Brokers Must Provide Public More Information about Household Goods Movers, FMCSA Rules

By Sean McNally, Senior Reporter

This story appears in the Dec. 13 print edition of Transport Topics.

The Federal Motor Carrier Safety Administration has issued new rules that will require brokers working with household goods movers to provide more information to consumers.

The bulk of the regulation, which FMCSA said will force brokers to “comply with certain consumer protection requirements,” goes into effect Jan. 28.

Those protection requirements include that brokers provide movers’ U.S. Department of Transportation numbers on their ads and websites, publish estimates of expected moving and brokerage fees and provide FMCSA published information about consumer rights, and policies for deposits, cancellations and refunds.

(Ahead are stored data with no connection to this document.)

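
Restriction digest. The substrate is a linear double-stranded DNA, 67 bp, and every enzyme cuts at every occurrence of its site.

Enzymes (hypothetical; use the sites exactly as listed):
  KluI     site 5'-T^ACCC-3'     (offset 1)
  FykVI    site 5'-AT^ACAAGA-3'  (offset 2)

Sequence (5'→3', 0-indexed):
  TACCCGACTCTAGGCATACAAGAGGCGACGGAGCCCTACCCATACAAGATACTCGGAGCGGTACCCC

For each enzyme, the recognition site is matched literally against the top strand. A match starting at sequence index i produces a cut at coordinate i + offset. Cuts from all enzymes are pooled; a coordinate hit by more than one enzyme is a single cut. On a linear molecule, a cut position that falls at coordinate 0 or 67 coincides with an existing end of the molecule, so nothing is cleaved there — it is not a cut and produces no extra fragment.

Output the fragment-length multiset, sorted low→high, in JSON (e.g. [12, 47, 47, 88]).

Per-enzyme occurrences:
  KluI (TACCC, off=1): starts [0, 36, 61] → cuts [1, 37, 62]
  FykVI (ATACAAGA, off=2): starts [15, 41] → cuts [17, 43]

Pooled cuts: [1, 17, 37, 43, 62]

Fragment lengths:
  [0,1): 1 bp
  [1,17): 16 bp
  [17,37): 20 bp
  [37,43): 6 bp
  [43,62): 19 bp
  [62,67): 5 bp

[1,5,6,16,19,20]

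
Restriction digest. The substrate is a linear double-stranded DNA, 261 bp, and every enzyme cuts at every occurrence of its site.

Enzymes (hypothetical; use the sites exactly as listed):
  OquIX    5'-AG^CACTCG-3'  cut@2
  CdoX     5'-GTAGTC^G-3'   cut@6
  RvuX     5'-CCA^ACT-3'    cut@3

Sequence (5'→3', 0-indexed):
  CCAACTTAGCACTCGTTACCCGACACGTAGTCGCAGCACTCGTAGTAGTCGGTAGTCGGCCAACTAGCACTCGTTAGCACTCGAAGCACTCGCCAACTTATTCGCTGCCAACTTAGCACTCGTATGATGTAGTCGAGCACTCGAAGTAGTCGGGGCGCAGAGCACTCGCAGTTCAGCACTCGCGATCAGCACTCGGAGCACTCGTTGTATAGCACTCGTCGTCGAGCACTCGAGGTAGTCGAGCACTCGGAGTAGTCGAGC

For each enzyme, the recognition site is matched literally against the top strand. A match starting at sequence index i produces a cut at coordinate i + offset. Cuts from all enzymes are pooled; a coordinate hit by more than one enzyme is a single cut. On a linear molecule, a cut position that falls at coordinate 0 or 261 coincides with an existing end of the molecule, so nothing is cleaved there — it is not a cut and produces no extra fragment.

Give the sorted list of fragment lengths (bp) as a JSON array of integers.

[3,3,3,4,4,5,5,6,6,7,9,9,9,10,11,13,14,14,14,14,14,14,14,15,18,23]

Site scan:
  OquIX (AGCACTCG, off=2): starts [7, 34, 65, 75, 84, 114, 135, 160, 174, 187, 196, 210, 224, 241] → cuts [9, 36, 67, 77, 86, 116, 137, 162, 176, 189, 198, 212, 226, 243]
  CdoX (GTAGTCG, off=6): starts [26, 44, 51, 128, 145, 234, 251] → cuts [32, 50, 57, 134, 151, 240, 257]
  RvuX (CCAACT, off=3): starts [0, 59, 92, 107] → cuts [3, 62, 95, 110]

Pooled cuts: [3, 9, 32, 36, 50, 57, 62, 67, 77, 86, 95, 110, 116, 134, 137, 151, 162, 176, 189, 198, 212, 226, 240, 243, 257]

Fragment lengths:
  [0,3): 3 bp
  [3,9): 6 bp
  [9,32): 23 bp
  [32,36): 4 bp
  [36,50): 14 bp
  [50,57): 7 bp
  [57,62): 5 bp
  [62,67): 5 bp
  [67,77): 10 bp
  [77,86): 9 bp
  [86,95): 9 bp
  [95,110): 15 bp
  [110,116): 6 bp
  [116,134): 18 bp
  [134,137): 3 bp
  [137,151): 14 bp
  [151,162): 11 bp
  [162,176): 14 bp
  [176,189): 13 bp
  [189,198): 9 bp
  [198,212): 14 bp
  [212,226): 14 bp
  [226,240): 14 bp
  [240,243): 3 bp
  [243,257): 14 bp
  [257,261): 4 bp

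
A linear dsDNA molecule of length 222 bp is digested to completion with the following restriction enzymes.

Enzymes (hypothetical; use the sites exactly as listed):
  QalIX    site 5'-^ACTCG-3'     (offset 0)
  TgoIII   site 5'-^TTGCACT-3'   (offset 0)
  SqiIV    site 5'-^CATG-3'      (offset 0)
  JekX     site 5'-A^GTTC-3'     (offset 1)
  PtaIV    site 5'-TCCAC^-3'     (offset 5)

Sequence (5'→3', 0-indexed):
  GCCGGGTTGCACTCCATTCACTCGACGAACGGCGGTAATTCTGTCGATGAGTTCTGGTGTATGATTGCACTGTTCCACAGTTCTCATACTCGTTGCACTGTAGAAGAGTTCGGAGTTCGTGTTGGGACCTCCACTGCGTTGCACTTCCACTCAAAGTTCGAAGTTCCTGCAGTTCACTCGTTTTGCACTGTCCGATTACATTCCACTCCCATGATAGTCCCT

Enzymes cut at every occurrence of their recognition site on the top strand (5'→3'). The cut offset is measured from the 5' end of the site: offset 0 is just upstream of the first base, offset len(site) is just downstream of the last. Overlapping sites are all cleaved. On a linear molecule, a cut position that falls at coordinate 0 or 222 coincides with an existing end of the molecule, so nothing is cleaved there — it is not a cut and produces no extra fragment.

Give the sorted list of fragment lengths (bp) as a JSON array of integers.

Scan for sites:
  QalIX ACTCG/0: at [19, 87, 175] ⇒ [19, 87, 175]
  TgoIII TTGCACT/0: at [6, 64, 92, 138, 182] ⇒ [6, 64, 92, 138, 182]
  SqiIV CATG/0: at [209] ⇒ [209]
  JekX AGTTC/1: at [49, 78, 106, 113, 154, 161, 170] ⇒ [50, 79, 107, 114, 155, 162, 171]
  PtaIV TCCAC/5: at [73, 129, 145, 201] ⇒ [78, 134, 150, 206]

Pooled cuts: [6, 19, 50, 64, 78, 79, 87, 92, 107, 114, 134, 138, 150, 155, 162, 171, 175, 182, 206, 209]

Fragment lengths:
  [0,6): 6 bp
  [6,19): 13 bp
  [19,50): 31 bp
  [50,64): 14 bp
  [64,78): 14 bp
  [78,79): 1 bp
  [79,87): 8 bp
  [87,92): 5 bp
  [92,107): 15 bp
  [107,114): 7 bp
  [114,134): 20 bp
  [134,138): 4 bp
  [138,150): 12 bp
  [150,155): 5 bp
  [155,162): 7 bp
  [162,171): 9 bp
  [171,175): 4 bp
  [175,182): 7 bp
  [182,206): 24 bp
  [206,209): 3 bp
  [209,222): 13 bp

[1,3,4,4,5,5,6,7,7,7,8,9,12,13,13,14,14,15,20,24,31]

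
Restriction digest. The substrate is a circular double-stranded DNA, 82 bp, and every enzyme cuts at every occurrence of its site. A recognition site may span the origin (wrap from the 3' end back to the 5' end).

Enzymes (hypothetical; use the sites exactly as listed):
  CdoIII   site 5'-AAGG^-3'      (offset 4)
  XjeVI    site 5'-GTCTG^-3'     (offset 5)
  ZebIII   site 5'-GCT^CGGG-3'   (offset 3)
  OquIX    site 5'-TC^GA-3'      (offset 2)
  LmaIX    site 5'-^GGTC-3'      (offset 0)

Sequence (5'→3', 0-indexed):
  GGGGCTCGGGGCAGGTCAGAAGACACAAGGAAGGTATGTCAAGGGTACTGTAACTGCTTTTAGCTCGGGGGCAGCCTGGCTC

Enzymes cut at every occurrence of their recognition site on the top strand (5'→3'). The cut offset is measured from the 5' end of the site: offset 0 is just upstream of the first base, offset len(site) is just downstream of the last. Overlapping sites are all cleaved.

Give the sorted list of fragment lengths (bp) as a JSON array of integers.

Site scan:
  CdoIII (AAGG, off=4): starts [26, 30, 40] → cuts [30, 34, 44]
  XjeVI (GTCTG, off=5): no sites
  ZebIII (GCTCGGG, off=3): starts [3, 62, 78] → cuts [6, 65, 81]
  OquIX (TCGA, off=2): no sites
  LmaIX (GGTC, off=0): starts [13] → cuts [13]

All cut coordinates (distinct, sorted): [6, 13, 30, 34, 44, 65, 81]

Fragment lengths:
  6→13: 7 bp
  13→30: 17 bp
  30→34: 4 bp
  34→44: 10 bp
  44→65: 21 bp
  65→81: 16 bp
  81→6 (wrap): 82-81+6 = 7 bp

[4,7,7,10,16,17,21]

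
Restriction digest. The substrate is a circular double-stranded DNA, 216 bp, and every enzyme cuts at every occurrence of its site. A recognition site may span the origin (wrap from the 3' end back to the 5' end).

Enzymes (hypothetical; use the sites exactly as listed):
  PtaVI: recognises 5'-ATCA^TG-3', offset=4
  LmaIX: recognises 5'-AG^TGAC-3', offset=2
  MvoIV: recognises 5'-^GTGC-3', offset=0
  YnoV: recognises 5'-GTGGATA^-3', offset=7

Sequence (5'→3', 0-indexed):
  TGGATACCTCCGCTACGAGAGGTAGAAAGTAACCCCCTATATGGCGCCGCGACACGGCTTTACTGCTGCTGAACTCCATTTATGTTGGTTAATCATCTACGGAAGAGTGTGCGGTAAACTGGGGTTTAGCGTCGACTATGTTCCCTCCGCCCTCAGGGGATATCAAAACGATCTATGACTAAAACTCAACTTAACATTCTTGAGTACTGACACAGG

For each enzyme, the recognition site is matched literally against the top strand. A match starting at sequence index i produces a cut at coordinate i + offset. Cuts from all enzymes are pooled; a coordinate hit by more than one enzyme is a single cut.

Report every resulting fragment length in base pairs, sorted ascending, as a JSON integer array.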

Brokers also will be allowed only  to provide estimates from authorized carriers, must physically survey shipments within 50 miles of either the mover or broker, and can only use the names and logos of FMCSA-authorized movers with which the broker has existing agreements.

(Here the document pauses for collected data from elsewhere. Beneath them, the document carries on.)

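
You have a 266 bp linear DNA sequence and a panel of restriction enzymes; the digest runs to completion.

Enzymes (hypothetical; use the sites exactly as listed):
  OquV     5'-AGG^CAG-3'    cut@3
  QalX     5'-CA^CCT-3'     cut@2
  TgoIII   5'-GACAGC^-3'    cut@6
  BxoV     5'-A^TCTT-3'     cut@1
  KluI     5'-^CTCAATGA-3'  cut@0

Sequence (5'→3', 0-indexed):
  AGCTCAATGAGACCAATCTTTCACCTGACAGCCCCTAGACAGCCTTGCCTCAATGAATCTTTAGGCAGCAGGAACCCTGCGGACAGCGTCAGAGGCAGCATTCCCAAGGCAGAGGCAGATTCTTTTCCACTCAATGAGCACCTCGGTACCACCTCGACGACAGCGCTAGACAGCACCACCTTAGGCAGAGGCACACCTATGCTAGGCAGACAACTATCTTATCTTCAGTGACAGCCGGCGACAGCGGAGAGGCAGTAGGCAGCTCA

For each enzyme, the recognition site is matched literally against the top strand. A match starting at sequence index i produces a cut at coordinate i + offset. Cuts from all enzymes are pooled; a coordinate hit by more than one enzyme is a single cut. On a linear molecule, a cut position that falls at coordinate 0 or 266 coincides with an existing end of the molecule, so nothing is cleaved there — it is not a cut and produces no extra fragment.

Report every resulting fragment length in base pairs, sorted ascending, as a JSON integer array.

[2,4,5,5,6,7,7,7,7,7,8,8,9,9,10,10,10,10,11,11,11,11,13,14,14,14,14,22]

Scan for sites:
  OquV (AGGCAG, off=3): starts [62, 92, 106, 112, 182, 203, 249, 256] → cuts [65, 95, 109, 115, 185, 206, 252, 259]
  QalX (CACCT, off=2): starts [21, 138, 149, 176, 193] → cuts [23, 140, 151, 178, 195]
  TgoIII (GACAGC, off=6): starts [26, 37, 81, 158, 168, 229, 239] → cuts [32, 43, 87, 164, 174, 235, 245]
  BxoV (ATCTT, off=1): starts [15, 56, 215, 220] → cuts [16, 57, 216, 221]
  KluI (CTCAATGA, off=0): starts [2, 48, 129] → cuts [2, 48, 129]

All cut coordinates (distinct, sorted): [2, 16, 23, 32, 43, 48, 57, 65, 87, 95, 109, 115, 129, 140, 151, 164, 174, 178, 185, 195, 206, 216, 221, 235, 245, 252, 259]

Fragment lengths:
  [0,2): 2 bp
  [2,16): 14 bp
  [16,23): 7 bp
  [23,32): 9 bp
  [32,43): 11 bp
  [43,48): 5 bp
  [48,57): 9 bp
  [57,65): 8 bp
  [65,87): 22 bp
  [87,95): 8 bp
  [95,109): 14 bp
  [109,115): 6 bp
  [115,129): 14 bp
  [129,140): 11 bp
  [140,151): 11 bp
  [151,164): 13 bp
  [164,174): 10 bp
  [174,178): 4 bp
  [178,185): 7 bp
  [185,195): 10 bp
  [195,206): 11 bp
  [206,216): 10 bp
  [216,221): 5 bp
  [221,235): 14 bp
  [235,245): 10 bp
  [245,252): 7 bp
  [252,259): 7 bp
  [259,266): 7 bp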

“This rulemaking is intended to ensure that individual shippers who arrange for transportation of household goods through brokers receive necessary information regarding their rights and responsibilities in connection with interstate household goods moves,” FMCSA said.

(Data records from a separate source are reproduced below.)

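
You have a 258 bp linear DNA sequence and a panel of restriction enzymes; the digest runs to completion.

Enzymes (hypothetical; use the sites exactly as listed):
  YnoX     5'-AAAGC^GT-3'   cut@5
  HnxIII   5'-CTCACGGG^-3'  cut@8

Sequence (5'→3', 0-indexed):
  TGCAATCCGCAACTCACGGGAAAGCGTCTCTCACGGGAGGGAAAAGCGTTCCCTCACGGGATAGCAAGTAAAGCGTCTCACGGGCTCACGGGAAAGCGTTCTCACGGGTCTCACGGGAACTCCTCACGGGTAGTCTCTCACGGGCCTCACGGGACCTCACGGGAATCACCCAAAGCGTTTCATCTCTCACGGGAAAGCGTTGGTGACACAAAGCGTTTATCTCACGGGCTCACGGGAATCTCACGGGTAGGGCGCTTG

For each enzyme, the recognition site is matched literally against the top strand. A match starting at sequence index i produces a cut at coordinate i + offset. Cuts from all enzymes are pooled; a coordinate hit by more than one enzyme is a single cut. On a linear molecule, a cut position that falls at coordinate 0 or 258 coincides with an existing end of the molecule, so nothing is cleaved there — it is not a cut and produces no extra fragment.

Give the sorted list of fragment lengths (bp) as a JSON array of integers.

Per-enzyme occurrences:
  YnoX (AAAGCGT, off=5): starts [20, 42, 69, 92, 171, 193, 209] → cuts [25, 47, 74, 97, 176, 198, 214]
  HnxIII (CTCACGGG, off=8): starts [12, 29, 52, 76, 84, 100, 109, 122, 136, 145, 155, 185, 220, 228, 239] → cuts [20, 37, 60, 84, 92, 108, 117, 130, 144, 153, 163, 193, 228, 236, 247]

All cut coordinates (distinct, sorted): [20, 25, 37, 47, 60, 74, 84, 92, 97, 108, 117, 130, 144, 153, 163, 176, 193, 198, 214, 228, 236, 247]

Fragment lengths:
  [0,20): 20 bp
  [20,25): 5 bp
  [25,37): 12 bp
  [37,47): 10 bp
  [47,60): 13 bp
  [60,74): 14 bp
  [74,84): 10 bp
  [84,92): 8 bp
  [92,97): 5 bp
  [97,108): 11 bp
  [108,117): 9 bp
  [117,130): 13 bp
  [130,144): 14 bp
  [144,153): 9 bp
  [153,163): 10 bp
  [163,176): 13 bp
  [176,193): 17 bp
  [193,198): 5 bp
  [198,214): 16 bp
  [214,228): 14 bp
  [228,236): 8 bp
  [236,247): 11 bp
  [247,258): 11 bp

[5,5,5,8,8,9,9,10,10,10,11,11,11,12,13,13,13,14,14,14,16,17,20]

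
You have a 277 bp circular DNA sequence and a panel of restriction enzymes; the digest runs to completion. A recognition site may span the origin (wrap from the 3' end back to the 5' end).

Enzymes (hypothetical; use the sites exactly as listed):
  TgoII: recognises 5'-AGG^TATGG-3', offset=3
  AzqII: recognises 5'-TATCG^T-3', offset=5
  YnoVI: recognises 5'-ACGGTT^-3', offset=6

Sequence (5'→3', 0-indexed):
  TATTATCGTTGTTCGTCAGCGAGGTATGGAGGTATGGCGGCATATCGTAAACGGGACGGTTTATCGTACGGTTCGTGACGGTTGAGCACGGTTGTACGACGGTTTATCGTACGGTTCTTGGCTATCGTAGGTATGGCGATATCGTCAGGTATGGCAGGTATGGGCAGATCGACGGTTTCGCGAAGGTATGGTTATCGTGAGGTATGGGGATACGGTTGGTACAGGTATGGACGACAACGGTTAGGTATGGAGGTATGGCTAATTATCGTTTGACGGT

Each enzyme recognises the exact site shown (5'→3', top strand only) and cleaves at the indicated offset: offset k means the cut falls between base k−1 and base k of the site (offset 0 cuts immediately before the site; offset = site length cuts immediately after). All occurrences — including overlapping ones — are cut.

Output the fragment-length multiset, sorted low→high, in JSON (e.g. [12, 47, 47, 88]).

Scan for sites:
  TgoII AGGTATGG/3: at [21, 29, 128, 146, 155, 183, 199, 222, 242, 250] ⇒ [24, 32, 131, 149, 158, 186, 202, 225, 245, 253]
  AzqII TATCGT/5: at [3, 42, 61, 104, 122, 139, 192, 263] ⇒ [8, 47, 66, 109, 127, 144, 197, 268]
  YnoVI ACGGTT/6: at [55, 67, 77, 87, 98, 110, 171, 211, 236, 272] ⇒ [1, 61, 73, 83, 93, 104, 116, 177, 217, 242]

All cut coordinates (distinct, sorted): [1, 8, 24, 32, 47, 61, 66, 73, 83, 93, 104, 109, 116, 127, 131, 144, 149, 158, 177, 186, 197, 202, 217, 225, 242, 245, 253, 268]

Fragment lengths:
  1→8: 7 bp
  8→24: 16 bp
  24→32: 8 bp
  32→47: 15 bp
  47→61: 14 bp
  61→66: 5 bp
  66→73: 7 bp
  73→83: 10 bp
  83→93: 10 bp
  93→104: 11 bp
  104→109: 5 bp
  109→116: 7 bp
  116→127: 11 bp
  127→131: 4 bp
  131→144: 13 bp
  144→149: 5 bp
  149→158: 9 bp
  158→177: 19 bp
  177→186: 9 bp
  186→197: 11 bp
  197→202: 5 bp
  202→217: 15 bp
  217→225: 8 bp
  225→242: 17 bp
  242→245: 3 bp
  245→253: 8 bp
  253→268: 15 bp
  268→1 (wrap): 277-268+1 = 10 bp

[3,4,5,5,5,5,7,7,7,8,8,8,9,9,10,10,10,11,11,11,13,14,15,15,15,16,17,19]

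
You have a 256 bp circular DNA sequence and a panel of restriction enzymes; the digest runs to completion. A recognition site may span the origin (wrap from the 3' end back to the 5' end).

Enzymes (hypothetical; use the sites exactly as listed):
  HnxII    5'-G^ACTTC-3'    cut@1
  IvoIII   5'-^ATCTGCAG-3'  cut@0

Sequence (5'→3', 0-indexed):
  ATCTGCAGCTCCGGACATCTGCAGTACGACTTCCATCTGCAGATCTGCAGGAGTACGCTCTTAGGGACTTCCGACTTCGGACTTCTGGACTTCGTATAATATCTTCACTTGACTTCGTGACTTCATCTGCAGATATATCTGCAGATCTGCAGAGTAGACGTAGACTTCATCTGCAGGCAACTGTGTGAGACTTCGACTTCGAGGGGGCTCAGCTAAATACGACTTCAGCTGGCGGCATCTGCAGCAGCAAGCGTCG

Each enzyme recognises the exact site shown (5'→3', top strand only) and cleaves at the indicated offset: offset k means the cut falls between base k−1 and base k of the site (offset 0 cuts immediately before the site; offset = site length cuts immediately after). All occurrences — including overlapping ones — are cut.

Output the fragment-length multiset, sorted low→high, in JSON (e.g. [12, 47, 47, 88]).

[5,5,6,6,7,7,8,8,8,8,12,12,15,16,19,20,21,23,24,26]

Site scan:
  HnxII GACTTC/1: at [27, 65, 72, 79, 87, 110, 118, 162, 188, 194, 220] ⇒ [28, 66, 73, 80, 88, 111, 119, 163, 189, 195, 221]
  IvoIII ATCTGCAG/0: at [0, 16, 34, 42, 124, 136, 144, 168, 236] ⇒ [0, 16, 34, 42, 124, 136, 144, 168, 236]

Pooled cuts: [0, 16, 28, 34, 42, 66, 73, 80, 88, 111, 119, 124, 136, 144, 163, 168, 189, 195, 221, 236]

Fragment lengths:
  0→16: 16 bp
  16→28: 12 bp
  28→34: 6 bp
  34→42: 8 bp
  42→66: 24 bp
  66→73: 7 bp
  73→80: 7 bp
  80→88: 8 bp
  88→111: 23 bp
  111→119: 8 bp
  119→124: 5 bp
  124→136: 12 bp
  136→144: 8 bp
  144→163: 19 bp
  163→168: 5 bp
  168→189: 21 bp
  189→195: 6 bp
  195→221: 26 bp
  221→236: 15 bp
  236→0 (wrap): 256-236+0 = 20 bp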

FMCSA also stated that brokers of household goods movements will need to increase their surety bonds to $25,000 from $10,000 beginning in 2012.

In its Federal Register notice, FMCSA said the final rule was the result of both a 2003 petition from the American Moving and Storage Association and a congressional directive in the 2005 highway reauthorization.

“Until now, brokers have not been subject to the same consumer protection requirements as licensed interstate movers,” Linda Bauer Darr, American Moving and Storage Association president, said in a statement. “Few, if any, consumers understood the distinction between brokers and carriers, leaving them feeling cheated of their rights.”

The new regulations, Darr said, close “a loophole that too many of these middlemen have been exploiting for years.”

“In some cases, brokers connected consumers with fly-by-night rogue operators, posing as movers, and were ripped off,” Darr said.

Robert Voltmann, president of the Transportation Intermediaries Association, said the regulations were “very fair.”

“It is such a specialized niche within the market, and it is such an emotional niche within the market, that I thought the agency did as good a job as they possibly could in walking a fine line between all of the competing interests to reach a fair conclusion,” he said.